Le plein monte-t-il plus vite qu’il ne baisse ? Le test sur 21 ans de données françaises

C’est l’une des convictions les mieux partagées des automobilistes : le prix à la pompe monterait en fusée quand le baril flambe, puis redescendrait en plume quand il se replie. Eco3min a testé cette asymétrie sur 1 114 semaines de prix officiels français, de 2005 à 2026. Le verdict est plus nuancé que le procès populaire, et plus intéressant.

TL;DR

Sur 1 114 semaines de données officielles, le gazole français répercute 105 % d’une hausse du Brent dès la semaine même, contre 61 % d’une baisse. L’écart se referme en six à huit semaines.

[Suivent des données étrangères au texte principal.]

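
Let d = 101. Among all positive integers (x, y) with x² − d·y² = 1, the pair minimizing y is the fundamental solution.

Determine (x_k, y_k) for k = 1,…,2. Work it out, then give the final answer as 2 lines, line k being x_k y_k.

[10; 20] for √101; ℓ=1 ⇒ convergent index 1
i=0: a=10 ⇒ p=10, q=1
i=1: a=20 ⇒ p=201, q=20
(x₁, y₁) = (201, 20);  201² − 101·20² = 1 ✓
(201+20√101)^2 = 80801 + 8040√101

201 20
80801 8040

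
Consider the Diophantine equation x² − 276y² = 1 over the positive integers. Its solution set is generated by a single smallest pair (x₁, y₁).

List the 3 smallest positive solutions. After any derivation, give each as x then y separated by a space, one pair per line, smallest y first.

7775 468
120901249 7277400
1880014414175 113163569532

√276 → a₀=16, period (1,1,1,1,2,2,2,1,1,1,1,32); ℓ=12 even so k=11
step 0: (16, 1)  from 16·(1,0) + (0,1)
step 1: (17, 1)  from 1·(16,1) + (1,0)
…
step 4: (83, 5)  from 1·(50,3) + (33,2)
step 5: (216, 13)  from 2·(83,5) + (50,3)
step 6: (515, 31)  from 2·(216,13) + (83,5)
…
step 9: (3007, 181)  from 1·(1761,106) + (1246,75)
step 10: (4768, 287)  from 1·(3007,181) + (1761,106)
step 11: (7775, 468)  from 1·(4768,287) + (3007,181)
(x₁, y₁) = (7775, 468);  7775² − 276·468² = 1 ✓
(x_2, y_2) = (7775·7775 + 276·468·468, 7775·468 + 468·7775) = (120901249, 7277400)
(x_3, y_3) = (7775·120901249 + 276·468·7277400, 7775·7277400 + 468·120901249) = (1880014414175, 113163569532)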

  • L’essence ne montre pas d’asymétrie comparable : sur 21 ans, la symétrie n’est pas rejetée aux seuils usuels pour le SP95 (test joint, p = 0,10).
  • Les deux directions convergent vers une répercussion complète : le décalage dure quelques semaines, la donnée ne montre pas de surcoût permanent.
  • L’asymétrie gazole s’est creusée depuis 2020 : écart de répercussion immédiate de 0,18 sur 2005–2019 contre 0,69 sur 2020–2026.
Courbes de répercussion cumulée du Brent vers les prix pompe hors taxes en France, hausses contre baisses, gazole et essence, 2005 à 2026
Répercussion cumulée d’une variation du Brent vers le prix pompe hors taxes, par direction. Gazole : l’écart initial se referme en six à huit semaines. Essence : pas d’écart comparable. Sources : Bulletin pétrolier hebdomadaire de la Commission européenne / DGEC, FRED.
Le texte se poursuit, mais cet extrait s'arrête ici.